Tytułowa whisky już od dłuższego czasu mnie intrygowała. Gdy tylko nadarzyła się okazja aby zakupić ją w cenie nieco lepszej niż regularna, nie wahałem się długo. Jej wiek sprawiał, że wydawała się wtedy bardzo interesującą propozycją – wszak to już „pełnoletni” trunek. 😉 Ponadstandardowej wielkości opakowanie oraz efektowna etykieta również zachęcają do umieszczenia jej w koszyku. Whisky ta finiszowana jest w beczkach po Oloroso sherry i bourbonie.
Kolor: bursztynowy
Zapach: prym wiodą gruszki, pieczone jabłka, miód i zapach wrzosów. Czuć też wpływ beczek po sherry (dokładniej po Oloroso). Zapach jest wyraźny, ale delikatny w swoim charakterze.

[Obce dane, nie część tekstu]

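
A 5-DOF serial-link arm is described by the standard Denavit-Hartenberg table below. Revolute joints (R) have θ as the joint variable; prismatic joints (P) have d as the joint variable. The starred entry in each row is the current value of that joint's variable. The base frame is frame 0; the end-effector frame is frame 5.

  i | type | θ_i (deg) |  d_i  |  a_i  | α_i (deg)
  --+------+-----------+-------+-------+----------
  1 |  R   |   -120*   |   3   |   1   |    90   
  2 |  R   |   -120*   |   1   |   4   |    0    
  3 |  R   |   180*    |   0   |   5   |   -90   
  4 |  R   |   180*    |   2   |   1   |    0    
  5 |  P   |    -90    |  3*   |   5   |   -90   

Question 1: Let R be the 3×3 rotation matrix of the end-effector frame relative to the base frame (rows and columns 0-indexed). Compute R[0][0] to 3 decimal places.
End-effector x-axis (col 0 of R) = (0.8660,-0.5000,0.0000)
R[0][0] = 0.8660

0.866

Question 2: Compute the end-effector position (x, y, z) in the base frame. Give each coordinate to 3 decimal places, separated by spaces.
5.129 0.884 5.500

after link 1: o_1 = (-0.5000, -0.8660, 3.0000)
after link 2: o_2 = (-0.3660, 1.3660, -0.4641)
after link 3: o_3 = (-1.6160, -0.7990, 3.8660)
after link 4: o_4 = (-0.5000, 1.1340, 4.0000)
after link 5: o_5 = (5.1292, 0.8840, 5.5000)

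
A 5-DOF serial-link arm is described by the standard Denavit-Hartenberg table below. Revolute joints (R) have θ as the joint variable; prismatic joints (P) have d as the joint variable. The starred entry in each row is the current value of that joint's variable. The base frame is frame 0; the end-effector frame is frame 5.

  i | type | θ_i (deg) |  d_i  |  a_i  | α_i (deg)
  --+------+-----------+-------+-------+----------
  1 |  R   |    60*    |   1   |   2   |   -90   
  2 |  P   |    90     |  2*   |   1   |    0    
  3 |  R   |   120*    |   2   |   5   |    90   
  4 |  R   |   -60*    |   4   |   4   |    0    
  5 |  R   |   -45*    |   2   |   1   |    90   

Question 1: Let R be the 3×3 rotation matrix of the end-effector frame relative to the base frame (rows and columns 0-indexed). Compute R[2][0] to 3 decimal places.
-0.129

End-effector x-axis (col 0 of R) = (0.9486,-0.2888,-0.1294)
R[2][0] = -0.1294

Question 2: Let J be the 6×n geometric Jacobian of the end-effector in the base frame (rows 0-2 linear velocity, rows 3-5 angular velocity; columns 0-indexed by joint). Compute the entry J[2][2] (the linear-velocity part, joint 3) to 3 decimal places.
8.838

axis z_2 = (-0.8660,0.5000,0.0000); lever o_n−o_2 = (-2.3146,-8.8690,-1.8256)
cross product → J_v[:, 2] = (-0.9128,-1.5810,8.8380)
J_ω[:, 2] = z_2
entry J[2][2] = 8.8380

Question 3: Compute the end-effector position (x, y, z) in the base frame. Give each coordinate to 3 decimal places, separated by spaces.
-3.047 -6.137 -1.826

after link 1: o_1 = (1.0000, 1.7321, 1.0000)
after link 2: o_2 = (-0.7321, 2.7321, 0.0000)
after link 3: o_3 = (-4.6292, -0.0179, 2.5000)
after link 4: o_4 = (-3.4952, -4.9821, 0.0359)
after link 5: o_5 = (-3.0466, -6.1369, -1.8256)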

Smak: tutaj mamy kontynuację nut gruszkowych, toffi, suszone owoce, rodzynki – smak jest złożony i przyjemny. Alkohol jest dobrze ukryty i nie wybija się nadmiernie ponad inne, ciekawsze walory smakowe.

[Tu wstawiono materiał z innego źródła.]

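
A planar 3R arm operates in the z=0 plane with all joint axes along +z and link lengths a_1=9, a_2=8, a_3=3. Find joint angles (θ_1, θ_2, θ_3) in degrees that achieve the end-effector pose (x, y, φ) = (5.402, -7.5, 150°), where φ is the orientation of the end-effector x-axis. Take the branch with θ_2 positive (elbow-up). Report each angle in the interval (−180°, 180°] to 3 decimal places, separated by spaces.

-90.000 90.000 150.000

wrist centre = target − a_3·(cos φ, sin φ) = (8.0001, -9.0000)
cos θ_2 = (145.0012−9²−8²)/(2·9·8) = 0.0000; θ_2 = 89.9995° (elbow-up)
β = atan2(-9.0000,8.0001) = -48.3662°; ψ = atan2(8.0000,9.0001) = 41.6333°
θ_1 = β − ψ = -89.9995°
θ_3 = φ − θ_1 − θ_2 = 150.0000° (wrapped to (-180°,180°])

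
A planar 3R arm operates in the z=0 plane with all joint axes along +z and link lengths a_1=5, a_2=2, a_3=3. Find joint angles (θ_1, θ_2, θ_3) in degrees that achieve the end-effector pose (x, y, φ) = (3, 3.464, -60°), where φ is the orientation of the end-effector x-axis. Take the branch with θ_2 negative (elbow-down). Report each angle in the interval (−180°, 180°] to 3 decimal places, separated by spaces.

wrist centre = target − a_3·(cos φ, sin φ) = (1.5000, 6.0621)
cos θ_2 = (38.9988−5²−2²)/(2·5·2) = 0.4999; θ_2 = -60.0041° (elbow-down)
β = atan2(6.0621,1.5000) = 76.1019°; ψ = atan2(-1.7321,5.9999) = -16.1031°
θ_1 = β − ψ = 92.2049°
θ_3 = φ − θ_1 − θ_2 = -92.2009° (wrapped to (-180°,180°])

92.205 -60.004 -92.201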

Finisz: średnio długi, o dębowym charakterze.
ABV: 40%
Podsumowanie:
Glenfiddich 18YO Small Batch Reserve to bardzo dobra whisky. Czy mogę ją polecić? Tak – zdecydowanie warto spróbować i myślę, że Was nie zawiedzie. Czy kupiłbym ponownie? Naprawdę nie umiem odpowiedzieć na pytanie jednoznacznie. Whisky nie mogę nic zarzucić, ale w cenie regularnej wahającej się pomiędzy 300-360zł są co najmniej równie ciekawe propozycje, które nie tylko nie odstają szczególnie pod względem smakowym, ale i są po prostu tańsze. Gładki, dobrze zbalansowany smak z ukrytym alkoholem nie wynagradza nam w pełni kwoty jaką trzeba zapłacić za butelkę Glenfiddich 18YO. Gdybym miał oceniać ją wyłącznie przez pryzmat smaku, to tak jak wspomniałem wcześniej, jest to naprawdę dobra, solidnie zbudowana whisky, która idealnie nada się na liczne okazje.